Another major flaw in the Out of Africa argument is that the skulls chosen are so young in comparison to the populations that were living at 50,000 bp - if they had examined some of the 30,000 - 36,000 year-old skulls from Romania that Erik Trinkaus has been looking at, they would have gained a different impression from the uniform model of skull morphology in moderns than they propose.
Certain genetic and anatomical traits “cannot be explained as a simple and complete expansion of modern humans out of Africa,” Trinkaus said.
“The idea that humans get more uniform further from Africa is simply ludicrous,” Trinkaus added, noting that modern-day Chinese and Australian Aborigines look no more similar to each other than do Africans and Europeans.
Manica and colleagues took multiple measurements of more than 4,500 male fossil skulls from 105 populations around the globe. They combined the results with data from studies of global genetic variations in humans, finding that both genetic and skull variability decreased with distance from Africa. So populations in southeastern Africa held the highest variability compared with populations in other countries.
“Humans seem to have poured out of Africa, spread out across the world, but at a really quite uniform rate such that you get this lovely gradual loss of diversity,” said study team member William Amos of the University of Cambridge.
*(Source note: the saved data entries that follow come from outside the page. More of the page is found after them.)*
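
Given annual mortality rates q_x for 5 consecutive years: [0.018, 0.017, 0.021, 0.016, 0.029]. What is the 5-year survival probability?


p_k = 1 - q_k for each year
Survival = product of (1 - q_k)
= 0.982 * 0.983 * 0.979 * 0.984 * 0.971
= 0.9029


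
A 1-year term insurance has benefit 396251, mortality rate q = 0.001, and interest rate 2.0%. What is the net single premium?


NSP = benefit * q * v
v = 1/(1+i) = 0.980392
NSP = 396251 * 0.001 * 0.980392
= 388.4814


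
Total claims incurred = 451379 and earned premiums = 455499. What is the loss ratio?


Loss ratio = claims / premiums
= 451379 / 455499
= 0.991


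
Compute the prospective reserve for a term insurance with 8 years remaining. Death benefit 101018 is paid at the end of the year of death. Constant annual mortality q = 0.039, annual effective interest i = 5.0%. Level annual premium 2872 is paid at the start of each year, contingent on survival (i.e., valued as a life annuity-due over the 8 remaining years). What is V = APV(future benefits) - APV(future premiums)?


v = 1/(1+i) = 0.952381
APV(future benefits) per unit = sum_{k=0}^{7} k_p_x * q * v^(k+1) = 0.222454
APV(future benefits) = 101018 * 0.222454 = 22471.8565
Life annuity-due factor ä_{x:8} = sum_{k=0}^{7} k_p_x * v^k = 5.989146
APV(future premiums) = 2872 * 5.989146 = 17200.8265
V = 22471.8565 - 17200.8265
= 5271.03


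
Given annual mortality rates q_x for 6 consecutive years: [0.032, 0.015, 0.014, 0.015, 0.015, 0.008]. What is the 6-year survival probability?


p_k = 1 - q_k for each year
Survival = product of (1 - q_k)
= 0.968 * 0.985 * 0.986 * 0.985 * 0.985 * 0.992
= 0.9048


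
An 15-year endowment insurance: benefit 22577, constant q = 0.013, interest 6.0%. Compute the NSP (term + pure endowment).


Term component = 2641.9053
Pure endowment = 15_p_x * v^15 * benefit = 0.821783 * 0.417265 * 22577 = 7741.6858
NSP = 10383.5911


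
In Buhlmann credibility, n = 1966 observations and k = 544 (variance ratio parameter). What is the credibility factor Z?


Z = n / (n + k)
= 1966 / (1966 + 544)
= 1966 / 2510
= 0.7833


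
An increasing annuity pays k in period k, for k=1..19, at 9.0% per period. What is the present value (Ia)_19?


(Ia)_n = sum_{k=1}^{n} k * v^k, v = 1/(1+i)
v = 0.917431
Sum computed term by term:
(Ia)_19 = 67.3369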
The results held even when the scientists accounted for climate, since climate conditions can lead to changes in skull features. “In very cold climates you tend to generate a slightly thicker brow ridge. Whether or not that’s to keep horrible blizzards out of your eyes, I don’t know,” Amos said.
John Hawks believes the paper is “mistaken.” A major flaw is that the current research is largely based on skull variability. You can’t find the origin of people by measuring the variability of their skulls,”
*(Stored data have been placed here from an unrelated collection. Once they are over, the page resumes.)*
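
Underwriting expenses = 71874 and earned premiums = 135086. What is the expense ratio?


Expense ratio = expenses / premiums
= 71874 / 135086
= 0.5321


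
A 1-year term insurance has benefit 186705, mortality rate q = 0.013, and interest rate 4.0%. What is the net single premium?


NSP = benefit * q * v
v = 1/(1+i) = 0.961538
NSP = 186705 * 0.013 * 0.961538
= 2333.8125


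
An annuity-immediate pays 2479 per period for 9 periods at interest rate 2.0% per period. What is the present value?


PV = PMT * (1 - (1+i)^(-n)) / i
= 2479 * (1 - (1+0.02)^(-9)) / 0.02
= 2479 * (1 - 0.836755) / 0.02
= 2479 * 8.162237
= 20234.1848


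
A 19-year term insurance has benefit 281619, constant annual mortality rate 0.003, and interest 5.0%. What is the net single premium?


NSP = benefit * sum_{k=0}^{n-1} k_p_x * q * v^(k+1)
With constant q=0.003, v=0.952381
Sum = 0.035447
NSP = 281619 * 0.035447
= 9982.4489


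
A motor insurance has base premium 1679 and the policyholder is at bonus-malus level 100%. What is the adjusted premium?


adjusted = base * BM_level / 100
= 1679 * 100 / 100
= 1679 * 1.0
= 1679.0


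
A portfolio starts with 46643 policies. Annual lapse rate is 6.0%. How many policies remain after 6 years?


remaining = initial * (1 - lapse)^years
= 46643 * (1 - 0.06)^6
= 46643 * 0.68987
= 32177.5962


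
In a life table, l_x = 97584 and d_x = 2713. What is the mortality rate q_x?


q_x = d_x / l_x
= 2713 / 97584
= 0.0278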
Differences in skull features are related to genetics, and genetic variation depends on how much mixing occurs with other populations. “The main problem with the paper is that it takes some assumptions from genetics papers of 10 to 15 years ago that we now know are wrong,” Hawks said.
“Africa is ecologically diverse, and cranial variation is a function of environments,” Hawks added. In environments supporting hardy foods such as roots, people would need bigger jaw muscles, and thus larger areas for muscle attachments.
Hawks and Trinkaus imply that the study by Manica is far too simplistic to make any sense.
In his own research, Hawks is finding that natural selection has led to changes in thousands of genes during only the past few thousand years.
“I’m really thinking just the opposite of this paper,” Hawks said. “There are differences in the skull between populations, including their variability, but it is mostly due to very recent effects and not the origin of modern humans.”
At the end of the day, a resolution to the Out of Africa debate may be impossible, he said. Most of the evidence can be interpreted as supporting both human-origins theories. “It’s really hard to find observations that distinguish the two,” Hawks said.
“The multiregional idea is identical to the recent African origin idea, except for its prediction that Europeans and Asians were part of the single population of origin and didn’t become extinct.”
Anthropology.net's Tim Jones eloquently sums up the multicultural vs. the out-of-Africa theory: "The idea that much of the Pleistocene was populated by people living in a technical and cultural coma, only wakened from their collective slumber in the Upper Palaeolithic by the sudden pinprick of a modern intelligence which arose from a single location at a specific point in time, (enabling the florescence of our über-selves), is itself long overdue for consignment to the compost heap of old theories based on out-moded concepts."